By Luisa Volkhausen
Is the end of the mask requirement on buses and trains approaching? After the first country heads, transport companies are also in favor of an end to the obligation!
“We welcome the proposal to abolish the obligation to wear masks on local public transport. A consistent control is not possible, spot checks are not enough,” explains a spokesman for Stadtwerke München to BILD. “The abolition of the mask requirement is an adjustment to reality.”
Because, so the argument goes: If a mask no longer has to be worn for shopping, at major events or on the plane, it can no longer be explained why masks are compulsory on the subway, bus and tram.
And so the Stadtwerke spokesman continued: “People who want to protect themselves by wearing a mask can continue to do so.”
The Verkehrs- und Tarifverbund Stuttgart GmbH (VVS) is also in favor of an end to the corona mask requirement. “Germany is currently in a special position with regard to the obligation to wear masks in local public transport,” said a VVS spokeswoman. “In most countries, including neighboring countries – e.g. Switzerland or France – this was lifted many months ago.”

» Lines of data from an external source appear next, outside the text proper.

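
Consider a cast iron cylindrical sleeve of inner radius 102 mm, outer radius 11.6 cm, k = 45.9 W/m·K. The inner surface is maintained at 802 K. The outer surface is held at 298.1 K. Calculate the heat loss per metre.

Q' = 1.13×10^6 W/m

Q' = 2πk·ΔT/ln(r₂/r₁) = 2π × 45.9 × 503.9 / ln(0.116/0.102) = 1.13×10^6 W/m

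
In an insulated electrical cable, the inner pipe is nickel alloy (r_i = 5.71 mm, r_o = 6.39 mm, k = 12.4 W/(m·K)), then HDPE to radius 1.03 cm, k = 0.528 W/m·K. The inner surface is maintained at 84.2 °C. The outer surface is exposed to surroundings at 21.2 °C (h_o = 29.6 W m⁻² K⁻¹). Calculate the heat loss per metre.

Q' = 94.4 W/m

Series thermal resistances, inner to outer:
  R'_nickel alloy = ln(0.00639/0.00571)/(2πk) = 0.1125/(2π·12.4) = 0.001444 m·K/W
  R'_HDPE = ln(0.0103/0.00639)/(2πk) = 0.4774/(2π·0.528) = 0.1439 m·K/W
  R'_conv,out = 1/(2πr h) = 1/(2π·0.0103·29.6) = 0.5220 m·K/W
ΣR = 0.001444 + 0.1439 + 0.5220 = 0.6673 m·K/W
Q' = ΔT/ΣR = (84.2 °C − 21.2 °C)/0.6673 = 94.4 W/m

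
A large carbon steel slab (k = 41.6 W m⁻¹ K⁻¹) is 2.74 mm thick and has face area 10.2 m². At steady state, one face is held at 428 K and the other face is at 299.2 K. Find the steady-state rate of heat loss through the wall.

Q = kA·ΔT/L = 41.6 × 10.2 × |428 K − 299.2 K| / 0.00274 = 1.99×10^7 W

Q = 1.99×10^7 W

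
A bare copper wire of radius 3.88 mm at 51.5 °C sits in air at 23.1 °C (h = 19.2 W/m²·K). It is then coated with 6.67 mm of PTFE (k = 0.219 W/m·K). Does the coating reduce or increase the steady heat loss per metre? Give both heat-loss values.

Critical radius for a cylinder: r_cr = k/h = 0.0114 m = 1.14 cm.
Outer radius after coating: r₂ = 0.00388 + 0.00667 = 0.01055 m.
Since r₁ < r_cr and r₂ ≤ r_cr, the coating moves toward the maximum at r_cr — heat loss rises.
Bare: R = 1/(2πr₁h) = 2.136 m·K/W; Q = 28.4/2.136 = 13.3 W/m.
Coated: R = R_cond + R_conv = 1.513 m·K/W; Q = 28.4/1.513 = 18.8 W/m.

increases: 13.3 → 18.8 W/m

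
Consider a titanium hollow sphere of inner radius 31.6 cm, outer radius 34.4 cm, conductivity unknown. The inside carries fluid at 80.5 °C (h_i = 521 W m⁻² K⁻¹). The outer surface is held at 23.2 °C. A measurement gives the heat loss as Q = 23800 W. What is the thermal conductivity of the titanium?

k = 23.3 W/m·K

ΣR = ΔT/Q = |80.5 − 23.2|/23800 = 0.002408 K/W
Known resistances:
  R_conv,in = 1/(4πr²h) = 1/(4π·0.316²·521) = 0.001530 K/W
R_titanium = ΣR − ΣR_known = 0.002408 − 0.001530 = 8.780×10^-4 K/W
(1/r₁−1/r₂)/(4πk) = 8.780×10^-4 ⇒ k = 0.2576/(4π·8.780×10^-4) = 23.3 W/m·K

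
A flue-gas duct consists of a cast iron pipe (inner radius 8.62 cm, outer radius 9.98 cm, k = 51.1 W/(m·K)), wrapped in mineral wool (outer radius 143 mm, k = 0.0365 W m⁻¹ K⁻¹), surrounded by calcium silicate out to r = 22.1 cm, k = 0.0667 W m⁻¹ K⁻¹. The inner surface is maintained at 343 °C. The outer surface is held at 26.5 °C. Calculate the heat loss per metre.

Q' = 121 W/m

Resistance network (inner→outer):
  R'_cast iron = ln(0.0998/0.0862)/(2πk) = 0.1465/(2π·51.1) = 4.563×10^-4 m·K/W
  R'_mineral wool = ln(0.143/0.0998)/(2πk) = 0.3597/(2π·0.0365) = 1.568 m·K/W
  R'_calcium silicate = ln(0.221/0.143)/(2πk) = 0.4353/(2π·0.0667) = 1.039 m·K/W
ΣR = 4.563×10^-4 + 1.568 + 1.039 = 2.607 m·K/W
Q' = ΔT/ΣR = (343 °C − 26.5 °C)/2.607 = 121 W/m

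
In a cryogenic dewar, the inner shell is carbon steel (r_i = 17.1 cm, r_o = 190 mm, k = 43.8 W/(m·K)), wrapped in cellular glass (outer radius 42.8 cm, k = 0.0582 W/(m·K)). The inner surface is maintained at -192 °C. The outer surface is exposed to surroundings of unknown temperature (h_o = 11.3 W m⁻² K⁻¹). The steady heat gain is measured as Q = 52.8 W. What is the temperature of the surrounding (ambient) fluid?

T_out = 21.4 °C

Sum the resistances:
  R_carbon steel = (1/0.171 − 1/0.190)/(4πk) = 0.5848/(4π·43.8) = 0.001062 K/W
  R_cellular glass = (1/0.190 − 1/0.428)/(4πk) = 2.927/(4π·0.0582) = 4.002 K/W
  R_conv,out = 1/(4πr²h) = 1/(4π·0.428²·11.3) = 0.03844 K/W
ΣR = 4.041 K/W
ΔT = Q·ΣR = 52.8 × 4.041 = 213.4 K
Heat flows inward, so T_out = T_in + ΔT = -192 + 213.4 = 21.4 °C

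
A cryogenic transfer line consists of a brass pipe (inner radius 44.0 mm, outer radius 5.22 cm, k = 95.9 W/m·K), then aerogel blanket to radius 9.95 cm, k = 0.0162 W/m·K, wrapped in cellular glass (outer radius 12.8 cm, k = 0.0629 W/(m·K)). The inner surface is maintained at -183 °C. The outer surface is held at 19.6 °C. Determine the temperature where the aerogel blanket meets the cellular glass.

Treat each layer as a resistance in series:
  R'_brass = ln(0.0522/0.0440)/(2πk) = 0.1709/(2π·95.9) = 2.836×10^-4 m·K/W
  R'_aerogel blanket = ln(0.0995/0.0522)/(2πk) = 0.6451/(2π·0.0162) = 6.337 m·K/W
  R'_cellular glass = ln(0.128/0.0995)/(2πk) = 0.2519/(2π·0.0629) = 0.6373 m·K/W
ΣR = 2.836×10^-4 + 6.337 + 0.6373 = 6.975 m·K/W
Q' = ΔT/ΣR = (-183 °C − 19.6 °C)/6.975 = -29.05 W/m
From the inner boundary to the aerogel blanket/cellular glass interface, ΣR_partial = 6.337 m·K/W.
T_interface = T_in − Q'·ΣR_partial = -183 °C − (-29.05)(6.337) = 1.1 °C

T = 1.1 °C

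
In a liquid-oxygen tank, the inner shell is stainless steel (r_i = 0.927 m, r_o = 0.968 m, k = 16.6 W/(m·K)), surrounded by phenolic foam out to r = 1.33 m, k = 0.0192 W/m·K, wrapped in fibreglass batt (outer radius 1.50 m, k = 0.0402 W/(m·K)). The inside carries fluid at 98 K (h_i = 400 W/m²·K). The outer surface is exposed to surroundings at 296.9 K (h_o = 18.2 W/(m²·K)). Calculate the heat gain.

Q = 149 W

Treat each layer as a resistance in series:
  R_conv,in = 1/(4πr²h) = 1/(4π·0.927²·400) = 2.315×10^-4 K/W
  R_stainless steel = (1/0.927 − 1/0.968)/(4πk) = 0.04569/(4π·16.6) = 2.190×10^-4 K/W
  R_phenolic foam = (1/0.968 − 1/1.33)/(4πk) = 0.2812/(4π·0.0192) = 1.165 K/W
  R_fibreglass batt = (1/1.33 − 1/1.50)/(4πk) = 0.08521/(4π·0.0402) = 0.1687 K/W
  R_conv,out = 1/(4πr²h) = 1/(4π·1.50²·18.2) = 0.001943 K/W
ΣR = 2.315×10^-4 + 2.190×10^-4 + 1.165 + 0.1687 + 0.001943 = 1.336 K/W
Q = ΔT/ΣR = (98 K − 296.9 K)/1.336 = -149 W
(Negative Q ⇒ heat flows inward; heat gain = 149 W.)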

When asked by BILD, the Schwerin transport company “Nahverkehr Schwerin” explained: “In day-to-day practice, personal responsibility would be a possible solution, or rather a compromise.”

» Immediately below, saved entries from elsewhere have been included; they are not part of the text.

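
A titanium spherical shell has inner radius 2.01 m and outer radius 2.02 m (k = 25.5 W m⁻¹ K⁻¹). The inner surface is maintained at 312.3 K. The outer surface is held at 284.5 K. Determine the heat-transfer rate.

Q = 3.62×10^6 W

Q = 4πk·ΔT/(1/r₁ − 1/r₂) = 4π × 25.5 × 27.8 / (1/2.01 − 1/2.02) = 3.62×10^6 W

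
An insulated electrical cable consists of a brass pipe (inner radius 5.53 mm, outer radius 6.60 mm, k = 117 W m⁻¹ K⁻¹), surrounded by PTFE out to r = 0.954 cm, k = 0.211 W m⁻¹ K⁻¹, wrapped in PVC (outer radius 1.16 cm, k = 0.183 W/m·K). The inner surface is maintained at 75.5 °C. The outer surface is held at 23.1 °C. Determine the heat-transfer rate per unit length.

Treat each layer as a resistance in series:
  R'_brass = ln(0.00660/0.00553)/(2πk) = 0.1769/(2π·117) = 2.406×10^-4 m·K/W
  R'_PTFE = ln(0.00954/0.00660)/(2πk) = 0.3684/(2π·0.211) = 0.2779 m·K/W
  R'_PVC = ln(0.0116/0.00954)/(2πk) = 0.1955/(2π·0.183) = 0.1700 m·K/W
ΣR = 2.406×10^-4 + 0.2779 + 0.1700 = 0.4481 m·K/W
Q' = ΔT/ΣR = (75.5 °C − 23.1 °C)/0.4481 = 117 W/m

Q' = 117 W/m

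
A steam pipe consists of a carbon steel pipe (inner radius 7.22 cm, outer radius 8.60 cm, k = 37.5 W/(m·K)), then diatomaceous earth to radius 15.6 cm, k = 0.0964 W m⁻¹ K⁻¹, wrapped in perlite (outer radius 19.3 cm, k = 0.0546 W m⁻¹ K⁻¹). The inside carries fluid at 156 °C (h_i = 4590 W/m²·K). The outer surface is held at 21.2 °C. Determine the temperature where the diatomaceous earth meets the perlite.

T = 73.3 °C

Resistance network (inner→outer):
  R'_conv,in = 1/(2πr h) = 1/(2π·0.0722·4590) = 4.803×10^-4 m·K/W
  R'_carbon steel = ln(0.0860/0.0722)/(2πk) = 0.1749/(2π·37.5) = 7.423×10^-4 m·K/W
  R'_diatomaceous earth = ln(0.156/0.0860)/(2πk) = 0.5955/(2π·0.0964) = 0.9832 m·K/W
  R'_perlite = ln(0.193/0.156)/(2πk) = 0.2128/(2π·0.0546) = 0.6204 m·K/W
ΣR = 4.803×10^-4 + 7.423×10^-4 + 0.9832 + 0.6204 = 1.605 m·K/W
Q' = ΔT/ΣR = (156 °C − 21.2 °C)/1.605 = 83.99 W/m
From the inner boundary to the diatomaceous earth/perlite interface, ΣR_partial = 0.9844 m·K/W.
T_interface = T_in − Q'·ΣR_partial = 156 °C − (83.99)(0.9844) = 73.3 °C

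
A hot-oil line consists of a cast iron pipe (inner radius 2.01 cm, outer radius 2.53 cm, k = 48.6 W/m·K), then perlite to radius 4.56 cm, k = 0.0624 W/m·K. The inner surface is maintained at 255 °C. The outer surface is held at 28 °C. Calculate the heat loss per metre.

Q' = 151 W/m

Series thermal resistances, inner to outer:
  R'_cast iron = ln(0.0253/0.0201)/(2πk) = 0.2301/(2π·48.6) = 7.535×10^-4 m·K/W
  R'_perlite = ln(0.0456/0.0253)/(2πk) = 0.5891/(2π·0.0624) = 1.503 m·K/W
ΣR = 7.535×10^-4 + 1.503 = 1.504 m·K/W
Q' = ΔT/ΣR = (255 °C − 28 °C)/1.504 = 151 W/m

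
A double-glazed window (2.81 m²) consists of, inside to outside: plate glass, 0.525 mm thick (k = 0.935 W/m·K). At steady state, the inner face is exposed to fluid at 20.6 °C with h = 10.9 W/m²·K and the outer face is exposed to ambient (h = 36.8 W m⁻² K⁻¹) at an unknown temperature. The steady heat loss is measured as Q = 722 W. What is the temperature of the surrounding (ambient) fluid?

T_out = -10.1 °C

Sum the resistances:
  R_conv,in = 1/(hA) = 1/(10.9·2.81) = 0.03265 K/W
  R_plate glass = L/(kA) = 5.25×10^-4/(0.935·2.81) = 1.998×10^-4 K/W
  R_conv,out = 1/(hA) = 1/(36.8·2.81) = 0.009670 K/W
ΣR = 0.04252 K/W
ΔT = Q·ΣR = 722 × 0.04252 = 30.70 K
Heat flows outward, so T_out = T_in − ΔT = 20.6 − 30.70 = -10.1 °C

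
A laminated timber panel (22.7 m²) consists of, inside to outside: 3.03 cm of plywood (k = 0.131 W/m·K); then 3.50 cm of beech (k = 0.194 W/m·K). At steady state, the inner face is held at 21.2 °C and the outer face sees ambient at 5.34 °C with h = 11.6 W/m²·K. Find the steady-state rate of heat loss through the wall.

Q = 723 W

Resistance network (inner→outer):
  R_plywood = L/(kA) = 0.0303/(0.131·22.7) = 0.01019 K/W
  R_beech = L/(kA) = 0.0350/(0.194·22.7) = 0.007948 K/W
  R_conv,out = 1/(hA) = 1/(11.6·22.7) = 0.003798 K/W
ΣR = 0.01019 + 0.007948 + 0.003798 = 0.02194 K/W
Q = ΔT/ΣR = (21.2 °C − 5.34 °C)/0.02194 = 723 W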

The Düsseldorf Rheinbahn is in favor of a nationwide rule that “takes medical needs into account, but at the same time creates a comparability with other areas of the public sector that is understandable for citizens, in which there has now been extensive relaxation”.

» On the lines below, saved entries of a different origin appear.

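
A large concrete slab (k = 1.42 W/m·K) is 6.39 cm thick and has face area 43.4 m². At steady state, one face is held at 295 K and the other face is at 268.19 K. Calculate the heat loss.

Q = 25900 W

Q = kA·ΔT/L = 1.42 × 43.4 × |295 K − 268.19 K| / 0.0639 = 25900 W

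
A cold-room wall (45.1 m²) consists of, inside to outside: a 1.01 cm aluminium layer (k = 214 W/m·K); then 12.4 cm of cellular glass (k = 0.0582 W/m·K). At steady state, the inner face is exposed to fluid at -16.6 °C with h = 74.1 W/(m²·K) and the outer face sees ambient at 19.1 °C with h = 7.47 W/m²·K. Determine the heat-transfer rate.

Q = 707 W

Resistance network (inner→outer):
  R_conv,in = 1/(hA) = 1/(74.1·45.1) = 2.992×10^-4 K/W
  R_aluminium = L/(kA) = 0.0101/(214·45.1) = 1.046×10^-6 K/W
  R_cellular glass = L/(kA) = 0.124/(0.0582·45.1) = 0.04724 K/W
  R_conv,out = 1/(hA) = 1/(7.47·45.1) = 0.002968 K/W
ΣR = 2.992×10^-4 + 1.046×10^-6 + 0.04724 + 0.002968 = 0.05051 K/W
Q = ΔT/ΣR = (-16.6 °C − 19.1 °C)/0.05051 = -707 W
(Negative Q ⇒ heat flows inward; heat gain = 707 W.)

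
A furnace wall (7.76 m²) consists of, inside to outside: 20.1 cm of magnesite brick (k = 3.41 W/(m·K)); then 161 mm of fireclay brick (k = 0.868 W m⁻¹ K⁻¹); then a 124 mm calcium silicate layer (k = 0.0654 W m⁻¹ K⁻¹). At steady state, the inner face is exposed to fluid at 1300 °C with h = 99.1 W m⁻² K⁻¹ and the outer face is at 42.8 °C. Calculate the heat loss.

Series thermal resistances, inner to outer:
  R_conv,in = 1/(hA) = 1/(99.1·7.76) = 0.001300 K/W
  R_magnesite brick = L/(kA) = 0.201/(3.41·7.76) = 0.007596 K/W
  R_fireclay brick = L/(kA) = 0.161/(0.868·7.76) = 0.02390 K/W
  R_calcium silicate = L/(kA) = 0.124/(0.0654·7.76) = 0.2443 K/W
ΣR = 0.001300 + 0.007596 + 0.02390 + 0.2443 = 0.2771 K/W
Q = ΔT/ΣR = (1300 °C − 42.8 °C)/0.2771 = 4540 W

Q = 4.54 kW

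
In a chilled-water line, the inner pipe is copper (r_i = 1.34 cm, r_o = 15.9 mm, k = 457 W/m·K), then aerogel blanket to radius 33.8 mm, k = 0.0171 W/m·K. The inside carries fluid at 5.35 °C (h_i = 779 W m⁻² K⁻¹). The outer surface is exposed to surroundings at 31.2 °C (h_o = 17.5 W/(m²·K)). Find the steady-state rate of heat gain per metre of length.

Q' = 3.54 W/m

Resistance network (inner→outer):
  R'_conv,in = 1/(2πr h) = 1/(2π·0.0134·779) = 0.01525 m·K/W
  R'_copper = ln(0.0159/0.0134)/(2πk) = 0.1711/(2π·457) = 5.957×10^-5 m·K/W
  R'_aerogel blanket = ln(0.0338/0.0159)/(2πk) = 0.7541/(2π·0.0171) = 7.019 m·K/W
  R'_conv,out = 1/(2πr h) = 1/(2π·0.0338·17.5) = 0.2691 m·K/W
ΣR = 0.01525 + 5.957×10^-5 + 7.019 + 0.2691 = 7.303 m·K/W
Q' = ΔT/ΣR = (5.35 °C − 31.2 °C)/7.303 = -3.54 W/m
(Negative Q' ⇒ heat flows inward; heat gain = 3.54 W/m.)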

The Association of German Transport Companies (VDV) called for an end to the obligation to wear masks on buses and trains in September, when the obligation to wear masks on planes was already canceled on October 1st. VDV General Manager Oliver Wolff spoke of “arbitrariness as to when masks have to be worn and when not”.
Voluntary mask wearing could soon become a reality for bus and train drivers in Schleswig-Holstein and Bavaria: Prime Minister Daniel Günther (49, CDU) announced that he did not want to extend the mask requirement in public transport next year.
Instead: personal responsibility! “You stay at home with symptoms,” says Günther. And Bavaria’s Prime Minister Markus Söder (55, CSU) also announced: “In December, by January at the latest, the mandatory mask requirement could be converted into a voluntary recommendation if the situation remains the same.”.
A move that has met with great approval!
︎ A BILD survey has shown: 90 percent of the participants are in favor of an end to the general obligation to wear masks and want to rely on personal responsibility instead! Only ten percent are still in favor of a general obligation to wear masks (11,183 participants; as of Wednesday 11 a.m.).
The federal government’s railway officer, Michael Theurer (55, FDP), has also spoken out in favor of ending the mask requirement on buses and trains. The mask requirement is certainly one of the milder means in the fight against Corona. “But we have now reached the point where it has to be recognized that we are in the endemic phase with Corona,” says Theurer.
“The continuation of freedom-restricting political measures, which fewer and fewer people are complying with because the endemic phase has begun, damages citizens’ trust in politics.”